Pelvic and Acetabular Fracture Guidelines
VBMC TRAUMA CARE SERVICES GUIDELINE
TITLE: Pelvic and Acetabulum Fracture Guideline
PURPOSE: Provide an evidence-based approach to the acute management and
hemorrhage control of traumatic pelvic ring injuries and acetabular fractures.
GUIDELINE:
Initial Management: 
- Follow
     established ATLS protocols, including the completion of the primary survey
     and obtaining an AP pelvis radiograph. 
 - If
     pelvic fracture suspected or confirmed on x-ray, the pelvic fracture
     algorithm will guide the appropriate course of action for acute
     management. 
 - A
     pelvic binder or sheet wrap can be placed at any point if unstable pelvic
     fracture is suspected. 
 - The
     determination of whether acute pelvic stabilization is necessary is at the
     discretion of the consulting orthopedist. Definitive fixation of the
     injury will be determined by the Orthopedic Trauma Service. 
 
Radiographic Evaluation: 
- Initial
     AP pelvis radiograph on presentation 
 - Trauma
     CT scans must include thin slices of pelvis 
 - Additional
     imaging at discretion of consulting orthopedist 
 
Pelvic Binder Management: 
- Management
     of the pelvic binder, including determination of when to
     discontinue/remove, shall be the 
 
responsibility of the Orthopedic Trauma Service. 
- Ideally,
     pelvic binders should not be used for more than 24hrs, but if needed for a
     longer duration, this will be documented by the Orthopedic Trauma Service
     and skin integrity needs to be checked every 12 hours. 
 - Patients
     requiring pelvic binder should be observed in the ICU. 
 
Additional Management Recommendations:
• Foley catheter must be placed as part of trauma resuscitation. 
o If blood at urethral meatus or inability to pass catheter,
obtain retrograde urethrogram to rule out urethral injury. 
o If gross hematuria is present, obtain cystogram to rule
out bladder injury. 
o Urethral/bladder injuries warrant urology consultation in
collaboration with consulting orthopedist. • Perineal and genital examination
and digital rectal exam (DRE) are mandatory in patients with pelvic 
trauma.
o If blood identified on DRE, patient will need sigmoidoscopy to rule out
pelvic fracture-related open injury.
• Open pelvic fractures are Type III injuries and the appropriate antibiotics
initiated per Open Fracture Antibiotic Guideline. 
Management of Acetabular Fractures with Hip Dislocation: 
- Hip
     dislocations should be reduced as soon as medically possible upon
     presentation, but no longer than 12 hours from injury.
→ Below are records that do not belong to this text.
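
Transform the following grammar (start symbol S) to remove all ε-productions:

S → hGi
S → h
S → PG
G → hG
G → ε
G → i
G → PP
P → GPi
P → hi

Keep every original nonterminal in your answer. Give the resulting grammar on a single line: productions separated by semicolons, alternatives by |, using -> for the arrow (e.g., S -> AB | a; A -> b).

Nullable set: {G}.
S -> PG: G nullable, giving P | PG.
S -> hGi: G nullable, giving hGi | hi.
Drop G -> ε.
G -> hG: G nullable, giving h | hG.
P -> GPi: G nullable, giving GPi | Pi.
Unchanged (no nullable symbols): S -> h; G -> PP; G -> i; P -> hi.

S -> P | h | PG | hi | hGi; G -> h | i | PP | hG; P -> Pi | hi | GPi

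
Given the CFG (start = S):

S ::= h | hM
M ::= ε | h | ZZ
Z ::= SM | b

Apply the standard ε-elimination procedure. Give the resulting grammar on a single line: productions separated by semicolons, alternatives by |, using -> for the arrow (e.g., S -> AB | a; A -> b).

S -> h | hM; M -> h | ZZ; Z -> S | b | SM

Nullable set: {M}.
S -> hM: M nullable, giving h | hM.
Drop M -> ε.
Z -> SM: M nullable, giving S | SM.
Unchanged (no nullable symbols): S -> h; M -> ZZ; M -> h; Z -> b.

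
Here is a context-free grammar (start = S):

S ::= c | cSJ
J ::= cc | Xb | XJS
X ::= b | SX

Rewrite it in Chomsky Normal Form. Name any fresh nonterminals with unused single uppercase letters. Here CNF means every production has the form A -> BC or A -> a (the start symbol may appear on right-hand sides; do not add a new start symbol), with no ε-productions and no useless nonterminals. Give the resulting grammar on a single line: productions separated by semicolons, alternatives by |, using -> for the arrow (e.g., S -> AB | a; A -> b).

S -> c | BD; A -> b; B -> c; C -> JS; D -> SJ; J -> BB | XA | XC; X -> b | SX

No ε-productions.
No unit productions to eliminate.
TERM: introduce A -> b, B -> c and substitute in every rule of length ≥2.
BIN: J -> XJS becomes J -> XC, C -> JS; S -> BSJ becomes S -> BD, D -> SJ.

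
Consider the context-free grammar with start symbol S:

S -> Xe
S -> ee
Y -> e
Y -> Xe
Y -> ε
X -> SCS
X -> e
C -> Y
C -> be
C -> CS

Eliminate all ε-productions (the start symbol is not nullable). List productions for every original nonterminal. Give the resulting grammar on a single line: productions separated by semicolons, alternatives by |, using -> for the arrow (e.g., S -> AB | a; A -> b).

Nullable set: {C, Y}.
C -> CS: C nullable, giving CS | S.
C -> Y: Y nullable, giving Y.
X -> SCS: C nullable, giving SCS | SS.
Drop Y -> ε.
Unchanged (no nullable symbols): S -> Xe; S -> ee; C -> be; X -> e; Y -> Xe; Y -> e.

S -> Xe | ee; C -> S | Y | CS | be; X -> e | SS | SCS; Y -> e | Xe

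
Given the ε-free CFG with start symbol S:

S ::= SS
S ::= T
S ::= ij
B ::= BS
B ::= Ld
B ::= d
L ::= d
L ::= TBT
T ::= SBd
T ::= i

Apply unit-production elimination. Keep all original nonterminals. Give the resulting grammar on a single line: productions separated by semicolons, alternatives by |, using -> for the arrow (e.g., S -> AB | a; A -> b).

Unit productions: S->T.
Unit pairs (A ⇒* B via units): (S,T).
S: inherits non-unit rules of {S, T} → SBd | SS | i | ij.
B: inherits non-unit rules of {B} → BS | Ld | d.
L: inherits non-unit rules of {L} → TBT | d.
T: inherits non-unit rules of {T} → SBd | i.

S -> i | SS | ij | SBd; B -> d | BS | Ld; L -> d | TBT; T -> i | SBd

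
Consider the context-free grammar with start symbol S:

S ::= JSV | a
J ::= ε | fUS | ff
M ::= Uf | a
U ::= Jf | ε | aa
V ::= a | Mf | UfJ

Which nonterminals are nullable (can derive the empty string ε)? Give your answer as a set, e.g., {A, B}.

Directly nullable (have an ε-rule): {J, U}.
Not nullable: M, S, V — each has a terminal in every rule's right-hand side or depends on a non-nullable symbol.

{J, U}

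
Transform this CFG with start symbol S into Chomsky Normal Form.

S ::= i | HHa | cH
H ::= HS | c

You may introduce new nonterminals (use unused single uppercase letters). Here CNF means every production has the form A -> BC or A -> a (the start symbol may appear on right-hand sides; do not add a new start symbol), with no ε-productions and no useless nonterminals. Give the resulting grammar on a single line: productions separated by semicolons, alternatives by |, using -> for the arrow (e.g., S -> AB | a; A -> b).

No ε-productions.
No unit productions to eliminate.
TERM: introduce A -> a, B -> c and substitute in every rule of length ≥2.
BIN: S -> HHA becomes S -> HC, C -> HA.

S -> i | BH | HC; A -> a; B -> c; C -> HA; H -> c | HS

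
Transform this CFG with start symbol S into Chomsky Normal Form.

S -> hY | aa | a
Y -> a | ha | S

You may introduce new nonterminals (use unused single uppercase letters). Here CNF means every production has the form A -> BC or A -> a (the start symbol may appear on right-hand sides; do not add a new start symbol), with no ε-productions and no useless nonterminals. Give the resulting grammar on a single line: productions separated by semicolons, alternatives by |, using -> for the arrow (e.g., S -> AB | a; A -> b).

No ε-productions.
After unit-elimination: S -> a | aa | hY; Y -> a | aa | hY | ha.
TERM: introduce A -> a, B -> h and substitute in every rule of length ≥2.

S -> a | AA | BY; A -> a; B -> h; Y -> a | AA | BA | BY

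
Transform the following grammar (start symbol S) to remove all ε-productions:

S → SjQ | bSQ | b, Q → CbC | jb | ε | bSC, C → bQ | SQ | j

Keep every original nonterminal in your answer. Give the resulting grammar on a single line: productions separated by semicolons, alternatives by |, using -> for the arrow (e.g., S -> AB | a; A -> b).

Nullable set: {Q}.
S -> SjQ: Q nullable, giving Sj | SjQ.
S -> bSQ: Q nullable, giving bS | bSQ.
C -> SQ: Q nullable, giving S | SQ.
C -> bQ: Q nullable, giving b | bQ.
Drop Q -> ε.
Unchanged (no nullable symbols): S -> b; C -> j; Q -> CbC; Q -> bSC; Q -> jb.

S -> b | Sj | bS | SjQ | bSQ; C -> S | b | j | SQ | bQ; Q -> jb | CbC | bSC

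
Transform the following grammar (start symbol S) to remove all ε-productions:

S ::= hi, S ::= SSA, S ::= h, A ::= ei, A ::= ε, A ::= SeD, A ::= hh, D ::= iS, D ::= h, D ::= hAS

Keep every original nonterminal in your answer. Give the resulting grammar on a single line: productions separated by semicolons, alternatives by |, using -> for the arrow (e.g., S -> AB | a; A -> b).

Nullable set: {A}.
S -> SSA: A nullable, giving SS | SSA.
Drop A -> ε.
D -> hAS: A nullable, giving hAS | hS.
Unchanged (no nullable symbols): S -> h; S -> hi; A -> SeD; A -> ei; A -> hh; D -> h; D -> iS.

S -> h | SS | hi | SSA; A -> ei | hh | SeD; D -> h | hS | iS | hAS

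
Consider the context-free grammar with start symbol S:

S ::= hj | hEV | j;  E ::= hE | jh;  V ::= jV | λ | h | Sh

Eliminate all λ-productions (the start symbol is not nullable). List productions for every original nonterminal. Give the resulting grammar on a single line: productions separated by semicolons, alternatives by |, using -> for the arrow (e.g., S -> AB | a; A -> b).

Nullable set: {V}.
S -> hEV: V nullable, giving hE | hEV.
Drop V -> λ.
V -> jV: V nullable, giving j | jV.
Unchanged (no nullable symbols): S -> hj; S -> j; E -> hE; E -> jh; V -> Sh; V -> h.

S -> j | hE | hj | hEV; E -> hE | jh; V -> h | j | Sh | jV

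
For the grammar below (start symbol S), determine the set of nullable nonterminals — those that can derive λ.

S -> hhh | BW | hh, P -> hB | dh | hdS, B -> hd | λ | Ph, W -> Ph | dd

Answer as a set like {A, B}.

{B}

Directly nullable (have an ε-rule): {B}.
Not nullable: P, S, W — each has a terminal in every rule's right-hand side or depends on a non-nullable symbol.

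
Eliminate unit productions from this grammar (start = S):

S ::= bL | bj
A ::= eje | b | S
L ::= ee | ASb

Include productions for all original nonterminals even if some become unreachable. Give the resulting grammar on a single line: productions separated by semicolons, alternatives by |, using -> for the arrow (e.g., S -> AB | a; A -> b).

Unit productions: A->S.
Unit pairs (A ⇒* B via units): (A,S).
S: inherits non-unit rules of {S} → bL | bj.
A: inherits non-unit rules of {A, S} → b | bL | bj | eje.
L: inherits non-unit rules of {L} → ASb | ee.

S -> bL | bj; A -> b | bL | bj | eje; L -> ee | ASb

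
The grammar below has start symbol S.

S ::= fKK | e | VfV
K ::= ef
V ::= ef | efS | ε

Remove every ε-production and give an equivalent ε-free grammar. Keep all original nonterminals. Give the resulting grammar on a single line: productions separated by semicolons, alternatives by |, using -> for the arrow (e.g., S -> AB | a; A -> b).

S -> e | f | Vf | fV | VfV | fKK; K -> ef; V -> ef | efS

Nullable set: {V}.
S -> VfV: V, V nullable, giving Vf | VfV | f | fV.
Drop V -> ε.
Unchanged (no nullable symbols): S -> e; S -> fKK; K -> ef; V -> ef; V -> efS.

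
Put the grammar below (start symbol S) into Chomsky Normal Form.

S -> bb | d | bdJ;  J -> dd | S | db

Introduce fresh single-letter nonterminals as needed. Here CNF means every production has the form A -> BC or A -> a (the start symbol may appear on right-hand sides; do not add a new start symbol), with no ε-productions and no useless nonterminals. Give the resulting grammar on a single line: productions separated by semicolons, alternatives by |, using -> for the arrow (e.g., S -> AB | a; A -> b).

S -> d | AA | AD; A -> b; B -> d; C -> BJ; D -> BJ; J -> d | AA | AC | BA | BB

No ε-productions.
After unit-elimination: S -> d | bb | bdJ; J -> d | bb | db | dd | bdJ.
TERM: introduce A -> b, B -> d and substitute in every rule of length ≥2.
BIN: J -> ABJ becomes J -> AC, C -> BJ; S -> ABJ becomes S -> AD, D -> BJ.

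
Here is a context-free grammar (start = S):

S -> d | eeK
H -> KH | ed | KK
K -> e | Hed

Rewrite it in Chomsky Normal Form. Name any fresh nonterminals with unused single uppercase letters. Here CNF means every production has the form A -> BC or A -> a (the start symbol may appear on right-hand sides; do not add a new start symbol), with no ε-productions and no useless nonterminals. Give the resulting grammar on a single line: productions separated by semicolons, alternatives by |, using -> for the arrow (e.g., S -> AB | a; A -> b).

No ε-productions.
No unit productions to eliminate.
TERM: introduce B -> d, A -> e and substitute in every rule of length ≥2.
BIN: K -> HAB becomes K -> HC, C -> AB; S -> AAK becomes S -> AD, D -> AK.

S -> d | AD; A -> e; B -> d; C -> AB; D -> AK; H -> AB | KH | KK; K -> e | HC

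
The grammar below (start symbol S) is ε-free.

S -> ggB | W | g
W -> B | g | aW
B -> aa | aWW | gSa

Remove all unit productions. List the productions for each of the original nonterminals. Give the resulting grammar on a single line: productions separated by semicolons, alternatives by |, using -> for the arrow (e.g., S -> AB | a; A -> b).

Unit productions: S->W, W->B.
Unit pairs (A ⇒* B via units): (S,B), (S,W), (W,B).
S: inherits non-unit rules of {B, S, W} → aW | aWW | aa | g | gSa | ggB.
B: inherits non-unit rules of {B} → aWW | aa | gSa.
W: inherits non-unit rules of {B, W} → aW | aWW | aa | g | gSa.

S -> g | aW | aa | aWW | gSa | ggB; B -> aa | aWW | gSa; W -> g | aW | aa | aWW | gSa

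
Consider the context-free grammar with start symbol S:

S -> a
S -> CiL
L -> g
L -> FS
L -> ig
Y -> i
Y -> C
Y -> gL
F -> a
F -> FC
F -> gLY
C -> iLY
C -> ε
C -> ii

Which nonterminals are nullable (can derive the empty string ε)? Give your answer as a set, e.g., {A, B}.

{C, Y}

Directly nullable (have an ε-rule): {C}.
Y is nullable via Y -> C (every symbol on the right is already known nullable).
Not nullable: F, L, S — each has a terminal in every rule's right-hand side or depends on a non-nullable symbol.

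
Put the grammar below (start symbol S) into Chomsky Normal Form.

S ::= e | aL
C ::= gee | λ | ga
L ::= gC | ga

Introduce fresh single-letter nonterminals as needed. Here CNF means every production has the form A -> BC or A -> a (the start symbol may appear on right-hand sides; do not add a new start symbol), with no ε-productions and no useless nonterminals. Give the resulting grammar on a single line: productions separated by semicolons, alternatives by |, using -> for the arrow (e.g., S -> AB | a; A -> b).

Nullable: {C}; after ε-elimination: S -> e | aL; C -> ga | gee; L -> g | gC | ga.
No unit productions to eliminate.
TERM: introduce B -> a, D -> e, A -> g and substitute in every rule of length ≥2.
BIN: C -> ADD becomes C -> AE, E -> DD.

S -> e | BL; A -> g; B -> a; C -> AB | AE; D -> e; E -> DD; L -> g | AB | AC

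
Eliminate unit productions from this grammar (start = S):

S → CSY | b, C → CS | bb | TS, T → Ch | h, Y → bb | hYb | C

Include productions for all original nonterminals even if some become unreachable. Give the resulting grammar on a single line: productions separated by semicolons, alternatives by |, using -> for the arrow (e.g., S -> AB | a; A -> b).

Unit productions: Y->C.
Unit pairs (A ⇒* B via units): (Y,C).
S: inherits non-unit rules of {S} → CSY | b.
C: inherits non-unit rules of {C} → CS | TS | bb.
T: inherits non-unit rules of {T} → Ch | h.
Y: inherits non-unit rules of {C, Y} → CS | TS | bb | hYb.

S -> b | CSY; C -> CS | TS | bb; T -> h | Ch; Y -> CS | TS | bb | hYb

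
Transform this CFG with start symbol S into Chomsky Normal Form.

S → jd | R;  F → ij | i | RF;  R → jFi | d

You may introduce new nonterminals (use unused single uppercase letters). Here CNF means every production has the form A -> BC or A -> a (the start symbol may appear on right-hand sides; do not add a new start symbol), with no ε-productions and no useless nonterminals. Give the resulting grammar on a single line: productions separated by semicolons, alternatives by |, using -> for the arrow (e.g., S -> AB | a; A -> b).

S -> d | BC | BE; A -> i; B -> j; C -> d; D -> FA; E -> FA; F -> i | AB | RF; R -> d | BD

No ε-productions.
After unit-elimination: S -> d | jd | jFi; F -> i | RF | ij; R -> d | jFi.
TERM: introduce C -> d, A -> i, B -> j and substitute in every rule of length ≥2.
BIN: R -> BFA becomes R -> BD, D -> FA; S -> BFA becomes S -> BE, E -> FA.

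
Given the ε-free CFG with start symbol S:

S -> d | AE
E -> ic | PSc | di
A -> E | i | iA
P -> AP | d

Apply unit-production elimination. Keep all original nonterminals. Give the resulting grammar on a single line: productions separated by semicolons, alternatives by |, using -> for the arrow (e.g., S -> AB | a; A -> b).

Unit productions: A->E.
Unit pairs (A ⇒* B via units): (A,E).
S: inherits non-unit rules of {S} → AE | d.
A: inherits non-unit rules of {A, E} → PSc | di | i | iA | ic.
E: inherits non-unit rules of {E} → PSc | di | ic.
P: inherits non-unit rules of {P} → AP | d.

S -> d | AE; A -> i | di | iA | ic | PSc; E -> di | ic | PSc; P -> d | AP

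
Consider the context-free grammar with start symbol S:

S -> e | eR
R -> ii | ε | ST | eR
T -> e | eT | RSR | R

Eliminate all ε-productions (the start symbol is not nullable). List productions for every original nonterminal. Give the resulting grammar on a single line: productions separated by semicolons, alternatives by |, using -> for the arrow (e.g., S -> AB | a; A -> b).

Nullable set: {R, T}.
S -> eR: R nullable, giving e | eR.
Drop R -> ε.
R -> ST: T nullable, giving S | ST.
R -> eR: R nullable, giving e | eR.
T -> R: R nullable, giving R.
T -> RSR: R, R nullable, giving RS | RSR | S | SR.
T -> eT: T nullable, giving e | eT.
Unchanged (no nullable symbols): S -> e; R -> ii; T -> e.

S -> e | eR; R -> S | e | ST | eR | ii; T -> R | S | e | RS | SR | eT | RSR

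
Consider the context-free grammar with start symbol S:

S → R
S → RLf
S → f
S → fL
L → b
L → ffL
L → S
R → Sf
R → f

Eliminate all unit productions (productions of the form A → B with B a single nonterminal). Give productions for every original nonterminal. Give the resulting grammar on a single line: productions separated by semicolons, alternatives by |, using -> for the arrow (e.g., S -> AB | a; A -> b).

Unit productions: L->S, S->R.
Unit pairs (A ⇒* B via units): (L,R), (L,S), (S,R).
S: inherits non-unit rules of {R, S} → RLf | Sf | f | fL.
L: inherits non-unit rules of {L, R, S} → RLf | Sf | b | f | fL | ffL.
R: inherits non-unit rules of {R} → Sf | f.

S -> f | Sf | fL | RLf; L -> b | f | Sf | fL | RLf | ffL; R -> f | Sf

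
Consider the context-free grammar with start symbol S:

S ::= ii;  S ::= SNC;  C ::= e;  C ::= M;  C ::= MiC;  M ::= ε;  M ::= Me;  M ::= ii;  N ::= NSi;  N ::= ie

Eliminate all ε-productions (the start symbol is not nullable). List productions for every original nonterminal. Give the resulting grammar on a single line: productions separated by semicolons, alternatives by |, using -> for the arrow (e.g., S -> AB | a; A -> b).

Nullable set: {C, M}.
S -> SNC: C nullable, giving SN | SNC.
C -> M: M nullable, giving M.
C -> MiC: M, C nullable, giving Mi | MiC | i | iC.
Drop M -> ε.
M -> Me: M nullable, giving Me | e.
Unchanged (no nullable symbols): S -> ii; C -> e; M -> ii; N -> NSi; N -> ie.

S -> SN | ii | SNC; C -> M | e | i | Mi | iC | MiC; M -> e | Me | ii; N -> ie | NSi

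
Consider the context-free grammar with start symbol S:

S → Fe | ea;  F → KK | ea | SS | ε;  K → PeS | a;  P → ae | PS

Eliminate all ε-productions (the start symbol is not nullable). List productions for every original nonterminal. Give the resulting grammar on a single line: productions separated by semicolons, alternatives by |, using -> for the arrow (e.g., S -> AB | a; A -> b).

S -> e | Fe | ea; F -> KK | SS | ea; K -> a | PeS; P -> PS | ae

Nullable set: {F}.
S -> Fe: F nullable, giving Fe | e.
Drop F -> ε.
Unchanged (no nullable symbols): S -> ea; F -> KK; F -> SS; F -> ea; K -> PeS; K -> a; P -> PS; P -> ae.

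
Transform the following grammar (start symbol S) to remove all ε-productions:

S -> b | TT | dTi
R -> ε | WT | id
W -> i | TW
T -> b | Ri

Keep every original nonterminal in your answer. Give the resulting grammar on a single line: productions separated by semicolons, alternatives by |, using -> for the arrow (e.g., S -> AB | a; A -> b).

S -> b | TT | dTi; R -> WT | id; T -> b | i | Ri; W -> i | TW

Nullable set: {R}.
Drop R -> ε.
T -> Ri: R nullable, giving Ri | i.
Unchanged (no nullable symbols): S -> TT; S -> b; S -> dTi; R -> WT; R -> id; T -> b; W -> TW; W -> i.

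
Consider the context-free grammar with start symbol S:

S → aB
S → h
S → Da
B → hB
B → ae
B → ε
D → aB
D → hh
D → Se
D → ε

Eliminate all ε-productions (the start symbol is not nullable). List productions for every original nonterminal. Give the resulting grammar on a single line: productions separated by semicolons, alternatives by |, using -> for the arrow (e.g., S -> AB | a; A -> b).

S -> a | h | Da | aB; B -> h | ae | hB; D -> a | Se | aB | hh

Nullable set: {B, D}.
S -> Da: D nullable, giving Da | a.
S -> aB: B nullable, giving a | aB.
Drop B -> ε.
B -> hB: B nullable, giving h | hB.
Drop D -> ε.
D -> aB: B nullable, giving a | aB.
Unchanged (no nullable symbols): S -> h; B -> ae; D -> Se; D -> hh.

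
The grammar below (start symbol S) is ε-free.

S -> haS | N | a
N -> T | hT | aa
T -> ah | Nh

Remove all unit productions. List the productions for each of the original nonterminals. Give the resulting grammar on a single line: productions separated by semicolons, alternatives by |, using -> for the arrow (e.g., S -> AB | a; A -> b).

S -> a | Nh | aa | ah | hT | haS; N -> Nh | aa | ah | hT; T -> Nh | ah

Unit productions: N->T, S->N.
Unit pairs (A ⇒* B via units): (N,T), (S,N), (S,T).
S: inherits non-unit rules of {N, S, T} → Nh | a | aa | ah | hT | haS.
N: inherits non-unit rules of {N, T} → Nh | aa | ah | hT.
T: inherits non-unit rules of {T} → Nh | ah.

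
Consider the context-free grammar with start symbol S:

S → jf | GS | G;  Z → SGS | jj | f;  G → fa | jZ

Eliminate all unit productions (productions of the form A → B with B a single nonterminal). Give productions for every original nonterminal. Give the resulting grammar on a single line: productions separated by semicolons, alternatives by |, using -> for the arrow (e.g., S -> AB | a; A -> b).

S -> GS | fa | jZ | jf; G -> fa | jZ; Z -> f | jj | SGS

Unit productions: S->G.
Unit pairs (A ⇒* B via units): (S,G).
S: inherits non-unit rules of {G, S} → GS | fa | jZ | jf.
G: inherits non-unit rules of {G} → fa | jZ.
Z: inherits non-unit rules of {Z} → SGS | f | jj.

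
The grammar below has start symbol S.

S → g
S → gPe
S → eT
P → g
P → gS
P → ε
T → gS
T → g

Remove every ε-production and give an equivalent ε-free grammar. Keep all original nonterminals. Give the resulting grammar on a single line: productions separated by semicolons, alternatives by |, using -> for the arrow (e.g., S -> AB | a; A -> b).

S -> g | eT | ge | gPe; P -> g | gS; T -> g | gS

Nullable set: {P}.
S -> gPe: P nullable, giving gPe | ge.
Drop P -> ε.
Unchanged (no nullable symbols): S -> eT; S -> g; P -> g; P -> gS; T -> g; T -> gS.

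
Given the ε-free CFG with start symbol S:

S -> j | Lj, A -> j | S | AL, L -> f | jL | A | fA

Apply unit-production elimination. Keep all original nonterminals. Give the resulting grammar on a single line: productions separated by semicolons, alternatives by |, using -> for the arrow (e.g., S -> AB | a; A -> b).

S -> j | Lj; A -> j | AL | Lj; L -> f | j | AL | Lj | fA | jL

Unit productions: A->S, L->A.
Unit pairs (A ⇒* B via units): (A,S), (L,A), (L,S).
S: inherits non-unit rules of {S} → Lj | j.
A: inherits non-unit rules of {A, S} → AL | Lj | j.
L: inherits non-unit rules of {A, L, S} → AL | Lj | f | fA | j | jL.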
Confirm reduction
     with AP pelvis radiograph. 
 - Hip
     reduction should be completed in trauma bay under sedation prior to
     obtaining trauma CT scans. If this is not possible, obtain a
     post-reduction CT pelvis. 
 
- After
     reduction, place a knee immobilizer on injured extremity. 
 - Skeletal
     or Buck’s traction may be necessary at discretion of orthopedist.